Die Abderiten also, hätten (dem zufolge, was bereits von ihnen gemeldet worden ist,) ein so feines, lebhaftes, witziges und kluges Völkchen sein sollen, als jemals eines unter der Sonne gelebt hat. –

»Und warum dies?«

Diese Frage wird uns vermutlich nicht von den Gelehrten unter unsern Lesern gemacht. Aber, wer wollte auch Bücher schreiben, wenn alle Leser so gelehrt wären, als der Autor? Die Frage warum dies ist allemal eine sehr vernünftige Frage. Sie verdient, wo die Rede von menschlichen Dingen ist, allemal eine Antwort; und wehe dem, der verlegen, oder beschämt, oder ungehalten wird, wenn er sich auf warum dies vernehmen lassen soll. Wir unsers Orts würden die Antwort ungefodert gegeben haben, wenn die Leser nicht so hastig gewesen wären. Hier ist sie!

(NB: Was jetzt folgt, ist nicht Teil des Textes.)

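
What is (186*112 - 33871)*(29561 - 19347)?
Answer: -133180346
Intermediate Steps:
(186*112 - 33871)*(29561 - 19347) = (20832 - 33871)*10214 = -13039*10214 = -133180346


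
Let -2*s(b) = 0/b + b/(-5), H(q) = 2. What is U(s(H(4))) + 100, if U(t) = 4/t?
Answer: 120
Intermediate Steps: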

Teos war eine atheniensische Colonie, von den zwölfen oder dreizehn eine, welche unter Anführung des Neleus, Kodrus Sohns, in Ionien gepflanzt wurden.

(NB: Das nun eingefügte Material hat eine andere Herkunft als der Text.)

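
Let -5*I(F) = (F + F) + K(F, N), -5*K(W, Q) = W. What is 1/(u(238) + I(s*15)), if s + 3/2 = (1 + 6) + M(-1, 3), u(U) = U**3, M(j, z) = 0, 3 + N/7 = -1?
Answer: 10/134812423 ≈ 7.4177e-8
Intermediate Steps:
N = -28 (N = -21 + 7*(-1) = -21 - 7 = -28)
s = 11/2 (s = -3/2 + ((1 + 6) + 0) = -3/2 + (7 + 0) = -3/2 + 7 = 11/2 ≈ 5.5000)
K(W, Q) = -W/5
I(F) = -9*F/25 (I(F) = -((F + F) - F/5)/5 = -(2*F - F/5)/5 = -9*F/25)
1/(u(238) + I(s*15)) = 1/(238**3 - 99*15/50) = 1/(13481272 - 9/25*165/2) = 1/(13481272 - 297/10) = 1/(134812423/10) = 10/134812423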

Die Athenienser waren von je her ein muntres und geistreiches Volk, und sind es noch, wie man sagt. Athenienser, nach Ionien versetzt, gewannen unter dem schönen Himmel, der dieses von der Natur verzärtelte Land umfließt, wie Burgunderreben durch Verpflanzung aufs Vorgebirge. Vor allen andern Völkern des Erdbodens waren die ionischen Griechen die Günstlinge der Musen. Homerus selbst war, der größten Wahrscheinlichkeit nach, ein Ionier. Die erotischen Gesänge, die milesischen Fabeln (die Vorbilder unsrer Novellen und Romanen,) erkennen Ionien für ihr Vaterland. Der Horaz der Griechen Alcäus, die glühende Sappho, Anakreon, der Sänger – Aspasia, die Lehrerin – Apelles, der Maler – der Grazien, waren aus Ionien; Anakreon war sogar ein geborner Tejer. Dieser letzte mochte etwa ein Jüngling von achtzehn Jahren sein, (wenn anders Barnes recht gerechnet hat,) als seine Mitbürger nach Abdera zogen. Er zog mit ihnen; und zum Beweise, daß er seine den Liebesgöttern geweihte Leier nicht zurückgelassen, sang er dort das Lied an ein thracisches Mädchen, (in Barnesens Ausgabe das ein und sechzigste,) worin ein gewisser wilder thracischer Ton mit der ionischen Grazie, die seinen Liedern eigen ist, auf eine ganz besondere Art absticht.

Wer sollte nun nicht denken, die Tejer – in ihrem ersten Ursprung Athenienser – so lange Zeit in Ionien einheimisch – Mitbürger eines Anakreons – sollten auch in Thracien den Charakter eines geistreichen Volkes behauptet haben? Allein (was auch die Ursache davon gewesen sein mag,) das Gegenteil ist außer Zweifel. Kaum wurden die Tejer zu Abderiten, so schlugen sie aus der Art.